Biomechanics (think Kinesiology)
- The study of biomechanics is to better understand the mechanics of the body, and it includes human locomotion as well as body systems (such as the cardiovascular system). A biomechanics approach to locomotion first considers statics versus dynamics, and then considers kinetics and kinematics. We can say that kinetics examines the external forces acting on the body, and that kinematics describes movement without regard to such forces. Often the words biomechanics and kinesiology are used interchangeably. However, kinesiology means the study of movement, and it is more intently focused on anatomy and physiology, particularly the neuromusculoskeletal system.

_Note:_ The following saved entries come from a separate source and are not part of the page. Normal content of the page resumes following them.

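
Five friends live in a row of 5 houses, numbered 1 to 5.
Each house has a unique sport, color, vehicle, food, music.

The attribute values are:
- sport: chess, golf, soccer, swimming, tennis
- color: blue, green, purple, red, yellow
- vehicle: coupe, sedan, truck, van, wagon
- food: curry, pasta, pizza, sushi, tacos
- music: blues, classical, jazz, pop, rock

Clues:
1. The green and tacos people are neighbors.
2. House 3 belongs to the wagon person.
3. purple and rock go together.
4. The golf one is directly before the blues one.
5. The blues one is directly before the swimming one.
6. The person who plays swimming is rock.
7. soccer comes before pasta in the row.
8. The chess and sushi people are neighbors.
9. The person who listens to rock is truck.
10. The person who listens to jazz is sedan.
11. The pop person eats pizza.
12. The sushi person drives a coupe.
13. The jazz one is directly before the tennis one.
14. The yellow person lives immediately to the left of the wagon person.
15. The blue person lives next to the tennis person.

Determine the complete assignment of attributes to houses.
Solution:

House | Sport | Color | Vehicle | Food | Music
----------------------------------------------
  1   | chess | blue | sedan | curry | jazz
  2   | tennis | yellow | coupe | sushi | classical
  3   | golf | green | wagon | pizza | pop
  4   | soccer | red | van | tacos | blues
  5   | swimming | purple | truck | pasta | rock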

The focus of this series seeks to relate the benefits of biomimicry on the humanities, and the topics that will be surveyed are as follows:
- Cardiovascular Medicine
- Other Medical Applications
- Fire Extinguishers, Winglets, and Wings
- Insert: On Eagles Wings
- Water Purification Systems
- Human Gait: Biomechanics/Kinesiology
- For More Information (and Education)
- Here we feature a formal biomimicry fellowship sponsored through the University of Akron’s Integrated Bioscience PhD Program, and similarly highlight the Great Lakes Biomimicry Institute.
When you find yourself pondering just what biomimicry is, think design, intelligent design, and creation, but please don’t think evolution. And then when considering biomimetic applications, let your imagination know no bounds.